A lot. We have been bouncing ideas back and forth for a long time and with every new list of ideas, we ended up deleting most if them because they weren’t special enough. And with each item we scratched off, we came closer to finding that direction that was gonna stay on the list. This was really something that could have only happened with the four of us working together. The cool thing was that the Robuust guys were really open to our design ideas, but I have to say: those geometrical tricks that really make these designs special were totally their idea 😉
More broadly, can you talk us through how this range came to life?
This was a process of a year and a half of brainstorming, researching, modelling, deleting, revisiting old ideas and finally narrowing down to the best designs to launch with. With these two steel products and the booth, we’ve got design as well as functionality playing a big role for the vinyl lover. Framing a record is something very familiar and is as much a design thing as it is a music thing. Having a coffee table stand for records also has its clear use and position in any interior. The booth brings DJing and interior together and every time I walk into my living room, I’m happy to have the first prototype there.
What was the most challenging and rewarding parts of the project for you?
The biggest challenge was doing something new. So many things have already been made before or are already for sale at Ikea or Urban Outfitters. And finding that unique design element was also the most rewarding thing. And every time we show these objects to someone new, I see a look of surprise and wonder in their reaction. That’s exactly what we hoped as a response.
You’re leading with the mantra of ‘Minimalist Living, Maximum Volume’. What’s important to you about this concept of minimalist living?
It might sound a bit like a paradox to go for minimalist living and create items for collectors. That said, these items are made from a minimalist design point of view. We took away all the excess elements, until there was nothing left to take away. The angles are simple, the assembly is smart, the product is durable. For us, these are all essential parts of minimalist living. This collection is not about who has the most records, it’s about really seeing what you have. With these objects, we’re doing our best to make that seminal record design the hero and showcase that record in a beautiful frame.
Our ‘Reduced’ mix series explores this idea of a minimalistic thinking and a reduced state of mind through self-care and music. Taking a more holistic approach to your mantra of minimalist living, we’d be curious to know if there’s any self-care practices you engage with alongside and/or away from your careers in music to aid this kind of lifestyle.
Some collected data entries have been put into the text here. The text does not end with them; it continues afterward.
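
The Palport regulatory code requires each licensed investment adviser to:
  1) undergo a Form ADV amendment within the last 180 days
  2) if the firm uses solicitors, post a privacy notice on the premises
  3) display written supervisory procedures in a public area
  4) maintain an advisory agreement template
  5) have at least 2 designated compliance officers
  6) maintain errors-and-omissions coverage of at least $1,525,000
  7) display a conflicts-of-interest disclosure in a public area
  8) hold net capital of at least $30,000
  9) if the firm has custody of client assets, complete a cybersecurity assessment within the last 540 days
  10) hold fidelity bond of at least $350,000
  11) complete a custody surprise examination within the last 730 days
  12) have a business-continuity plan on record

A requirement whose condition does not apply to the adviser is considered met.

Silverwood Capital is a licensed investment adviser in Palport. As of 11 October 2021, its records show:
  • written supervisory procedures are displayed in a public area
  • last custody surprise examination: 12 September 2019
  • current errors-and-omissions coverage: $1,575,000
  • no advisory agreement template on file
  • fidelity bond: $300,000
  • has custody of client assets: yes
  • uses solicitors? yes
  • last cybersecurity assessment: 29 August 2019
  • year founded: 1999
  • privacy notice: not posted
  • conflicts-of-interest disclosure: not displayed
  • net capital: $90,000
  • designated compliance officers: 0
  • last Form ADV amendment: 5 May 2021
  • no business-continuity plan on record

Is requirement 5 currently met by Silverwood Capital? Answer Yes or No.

No

5. designated compliance officers 0 < 2 → not met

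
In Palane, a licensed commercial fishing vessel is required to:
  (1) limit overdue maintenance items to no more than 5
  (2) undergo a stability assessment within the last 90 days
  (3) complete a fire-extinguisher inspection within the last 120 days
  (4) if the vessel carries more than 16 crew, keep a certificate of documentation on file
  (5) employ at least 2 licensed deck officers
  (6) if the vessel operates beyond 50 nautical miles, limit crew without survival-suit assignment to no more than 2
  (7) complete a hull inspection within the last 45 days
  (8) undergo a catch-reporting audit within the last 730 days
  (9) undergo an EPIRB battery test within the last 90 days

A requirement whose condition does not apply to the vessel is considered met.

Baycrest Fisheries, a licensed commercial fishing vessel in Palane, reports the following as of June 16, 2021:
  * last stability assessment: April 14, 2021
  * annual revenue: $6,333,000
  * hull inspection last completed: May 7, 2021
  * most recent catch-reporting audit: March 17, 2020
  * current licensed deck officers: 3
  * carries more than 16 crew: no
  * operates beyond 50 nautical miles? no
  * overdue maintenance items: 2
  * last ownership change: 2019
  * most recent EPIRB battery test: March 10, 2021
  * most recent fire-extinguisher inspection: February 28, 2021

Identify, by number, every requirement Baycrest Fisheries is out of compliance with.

1. overdue maintenance items 2 ≤ 5 → met
2. stability assessment 63 days ago vs limit 90 → met
3. fire-extinguisher inspection 108 days ago vs limit 120 → met
4. condition 'carries more than 16 crew' does not hold → requirement n/a → met
5. licensed deck officers 3 ≥ 2 → met
6. condition 'operates beyond 50 nautical miles' does not hold → requirement n/a → met
7. hull inspection 40 days ago vs limit 45 → met
8. catch-reporting audit 456 days ago vs limit 730 → met
9. EPIRB battery test 98 days ago vs limit 90 → not met
Not met: 9

9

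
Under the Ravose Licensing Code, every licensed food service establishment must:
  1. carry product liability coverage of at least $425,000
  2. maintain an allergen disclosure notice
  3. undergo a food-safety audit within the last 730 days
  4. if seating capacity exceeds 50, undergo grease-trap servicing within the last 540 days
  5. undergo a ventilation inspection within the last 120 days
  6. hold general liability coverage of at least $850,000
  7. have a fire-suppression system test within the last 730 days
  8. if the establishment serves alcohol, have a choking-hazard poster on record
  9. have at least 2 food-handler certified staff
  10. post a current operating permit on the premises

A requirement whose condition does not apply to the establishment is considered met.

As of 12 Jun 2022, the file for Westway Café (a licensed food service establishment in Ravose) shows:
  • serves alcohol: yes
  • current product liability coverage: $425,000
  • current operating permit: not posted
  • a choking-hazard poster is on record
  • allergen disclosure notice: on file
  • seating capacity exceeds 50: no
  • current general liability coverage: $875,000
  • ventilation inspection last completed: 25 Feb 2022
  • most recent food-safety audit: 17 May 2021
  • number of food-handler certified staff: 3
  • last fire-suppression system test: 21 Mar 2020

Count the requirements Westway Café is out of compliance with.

2

1. product liability coverage $425,000 ≥ $425,000 → met
2. allergen disclosure notice present → met
3. food-safety audit 391 days ago vs limit 730 → met
4. condition 'seating capacity exceeds 50' does not hold → requirement n/a → met
5. ventilation inspection 107 days ago vs limit 120 → met
6. general liability coverage $875,000 ≥ $850,000 → met
7. fire-suppression system test 813 days ago vs limit 730 → not met
8. condition 'serves alcohol' holds; choking-hazard poster present → met
9. food-handler certified staff 3 ≥ 2 → met
10. current operating permit absent → not met
Not met: 2 of 10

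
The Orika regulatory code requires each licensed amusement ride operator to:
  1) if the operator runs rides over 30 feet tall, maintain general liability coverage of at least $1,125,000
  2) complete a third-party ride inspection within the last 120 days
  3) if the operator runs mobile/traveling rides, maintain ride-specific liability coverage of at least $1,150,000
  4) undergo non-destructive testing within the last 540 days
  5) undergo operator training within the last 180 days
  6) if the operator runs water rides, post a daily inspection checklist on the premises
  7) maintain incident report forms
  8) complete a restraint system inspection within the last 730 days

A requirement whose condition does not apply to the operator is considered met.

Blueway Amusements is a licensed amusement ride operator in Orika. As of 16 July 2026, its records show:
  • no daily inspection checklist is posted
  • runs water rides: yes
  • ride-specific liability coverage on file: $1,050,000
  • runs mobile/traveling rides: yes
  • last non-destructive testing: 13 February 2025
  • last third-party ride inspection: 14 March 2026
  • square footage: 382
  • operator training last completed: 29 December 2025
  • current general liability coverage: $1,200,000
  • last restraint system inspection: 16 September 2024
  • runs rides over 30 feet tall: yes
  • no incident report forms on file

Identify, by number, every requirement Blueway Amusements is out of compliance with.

1. condition 'runs rides over 30 feet tall' holds; general liability coverage $1,200,000 ≥ $1,125,000 → met
2. third-party ride inspection 124 days ago vs limit 120 → not met
3. condition 'runs mobile/traveling rides' holds; ride-specific liability coverage $1,050,000 < $1,150,000 → not met
4. non-destructive testing 518 days ago vs limit 540 → met
5. operator training 199 days ago vs limit 180 → not met
6. condition 'runs water rides' holds; daily inspection checklist absent → not met
7. incident report forms absent → not met
8. restraint system inspection 668 days ago vs limit 730 → met
Not met: 2, 3, 5, 6, 7

2, 3, 5, 6, 7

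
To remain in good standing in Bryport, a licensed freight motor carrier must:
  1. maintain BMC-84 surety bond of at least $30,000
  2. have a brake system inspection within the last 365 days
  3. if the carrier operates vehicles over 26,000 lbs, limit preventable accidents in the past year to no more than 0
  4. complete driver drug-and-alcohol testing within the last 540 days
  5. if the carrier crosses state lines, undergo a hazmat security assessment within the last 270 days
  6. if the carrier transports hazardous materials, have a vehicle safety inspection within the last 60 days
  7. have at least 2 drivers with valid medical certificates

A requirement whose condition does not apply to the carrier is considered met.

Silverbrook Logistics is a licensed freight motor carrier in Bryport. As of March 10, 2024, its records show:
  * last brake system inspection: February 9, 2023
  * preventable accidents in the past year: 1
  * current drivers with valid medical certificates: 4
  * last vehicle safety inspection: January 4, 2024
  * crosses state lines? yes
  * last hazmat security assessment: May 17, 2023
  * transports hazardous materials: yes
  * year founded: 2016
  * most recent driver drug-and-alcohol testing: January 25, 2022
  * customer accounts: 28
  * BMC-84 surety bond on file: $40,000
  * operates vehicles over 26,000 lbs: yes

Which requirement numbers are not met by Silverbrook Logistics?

2, 3, 4, 5, 6

1. BMC-84 surety bond $40,000 ≥ $30,000 → met
2. brake system inspection 395 days ago vs limit 365 → not met
3. condition 'operates vehicles over 26,000 lbs' holds; preventable accidents in the past year 1 > 0 → not met
4. driver drug-and-alcohol testing 775 days ago vs limit 540 → not met
5. condition 'crosses state lines' holds; hazmat security assessment 298 days ago vs limit 270 → not met
6. condition 'transports hazardous materials' holds; vehicle safety inspection 66 days ago vs limit 60 → not met
7. drivers with valid medical certificates 4 ≥ 2 → met
Not met: 2, 3, 4, 5, 6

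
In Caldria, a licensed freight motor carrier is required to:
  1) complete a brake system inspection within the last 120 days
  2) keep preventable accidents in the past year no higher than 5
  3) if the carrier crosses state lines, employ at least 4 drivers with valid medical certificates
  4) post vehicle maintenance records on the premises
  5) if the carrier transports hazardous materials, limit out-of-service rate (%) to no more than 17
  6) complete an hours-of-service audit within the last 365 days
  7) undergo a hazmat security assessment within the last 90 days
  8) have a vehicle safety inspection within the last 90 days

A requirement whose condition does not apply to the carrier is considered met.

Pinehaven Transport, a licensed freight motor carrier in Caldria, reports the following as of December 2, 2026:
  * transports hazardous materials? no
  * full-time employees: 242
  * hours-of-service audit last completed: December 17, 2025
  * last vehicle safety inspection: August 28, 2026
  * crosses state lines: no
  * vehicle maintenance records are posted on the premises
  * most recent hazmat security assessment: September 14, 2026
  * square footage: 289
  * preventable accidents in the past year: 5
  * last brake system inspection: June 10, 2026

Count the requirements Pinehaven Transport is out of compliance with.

1. brake system inspection 175 days ago vs limit 120 → not met
2. preventable accidents in the past year 5 ≤ 5 → met
3. condition 'crosses state lines' does not hold → requirement n/a → met
4. vehicle maintenance records present → met
5. condition 'transports hazardous materials' does not hold → requirement n/a → met
6. hours-of-service audit 350 days ago vs limit 365 → met
7. hazmat security assessment 79 days ago vs limit 90 → met
8. vehicle safety inspection 96 days ago vs limit 90 → not met
Not met: 2 of 8

2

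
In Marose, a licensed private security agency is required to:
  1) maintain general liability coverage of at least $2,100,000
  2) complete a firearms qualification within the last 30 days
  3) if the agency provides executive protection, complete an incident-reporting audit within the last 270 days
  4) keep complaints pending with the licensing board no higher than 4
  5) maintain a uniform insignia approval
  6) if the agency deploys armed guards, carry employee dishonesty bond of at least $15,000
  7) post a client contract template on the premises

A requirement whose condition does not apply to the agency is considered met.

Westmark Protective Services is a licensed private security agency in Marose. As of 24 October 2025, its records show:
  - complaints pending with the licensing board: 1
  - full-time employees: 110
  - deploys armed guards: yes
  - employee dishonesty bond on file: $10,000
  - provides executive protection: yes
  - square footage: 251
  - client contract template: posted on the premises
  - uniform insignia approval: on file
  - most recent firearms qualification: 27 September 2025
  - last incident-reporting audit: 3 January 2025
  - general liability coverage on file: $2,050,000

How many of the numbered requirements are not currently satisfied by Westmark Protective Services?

1. general liability coverage $2,050,000 < $2,100,000 → not met
2. firearms qualification 27 days ago vs limit 30 → met
3. condition 'provides executive protection' holds; incident-reporting audit 294 days ago vs limit 270 → not met
4. complaints pending with the licensing board 1 ≤ 4 → met
5. uniform insignia approval present → met
6. condition 'deploys armed guards' holds; employee dishonesty bond $10,000 < $15,000 → not met
7. client contract template present → met
Not met: 3 of 7

3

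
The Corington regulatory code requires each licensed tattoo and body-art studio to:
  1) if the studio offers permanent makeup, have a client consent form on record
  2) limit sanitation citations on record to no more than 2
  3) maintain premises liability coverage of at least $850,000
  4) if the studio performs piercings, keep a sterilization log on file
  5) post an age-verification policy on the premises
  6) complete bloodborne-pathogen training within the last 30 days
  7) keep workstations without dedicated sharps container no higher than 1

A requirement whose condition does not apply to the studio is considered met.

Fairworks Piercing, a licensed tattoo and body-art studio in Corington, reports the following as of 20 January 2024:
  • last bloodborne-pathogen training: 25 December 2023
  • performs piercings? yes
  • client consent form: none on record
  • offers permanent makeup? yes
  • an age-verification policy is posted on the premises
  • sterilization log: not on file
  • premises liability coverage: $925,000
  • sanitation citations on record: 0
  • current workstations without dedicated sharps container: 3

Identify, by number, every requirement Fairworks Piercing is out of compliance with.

1, 4, 7

1. condition 'offers permanent makeup' holds; client consent form absent → not met
2. sanitation citations on record 0 ≤ 2 → met
3. premises liability coverage $925,000 ≥ $850,000 → met
4. condition 'performs piercings' holds; sterilization log absent → not met
5. age-verification policy present → met
6. bloodborne-pathogen training 26 days ago vs limit 30 → met
7. workstations without dedicated sharps container 3 > 1 → not met
Not met: 1, 4, 7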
That’s a big question. Self-care has been on our minds for a long time, but it’s not something that has come natural to us. As touring DJs, caring for ourselves (or family & friends for that matter) has not been easy. We won’t get into the heavy stories behind it all, but there are definitely some ground rules we’ve been keeping ourselves to. Steady exercise, routines, healthy food, making sure to spend time with friends and family. It sounds so simple and probably even a bit boring, but that’s exactly the point. That’s how you stay afloat in all the chaos, jetlags, deadlines or pandemics for that matter.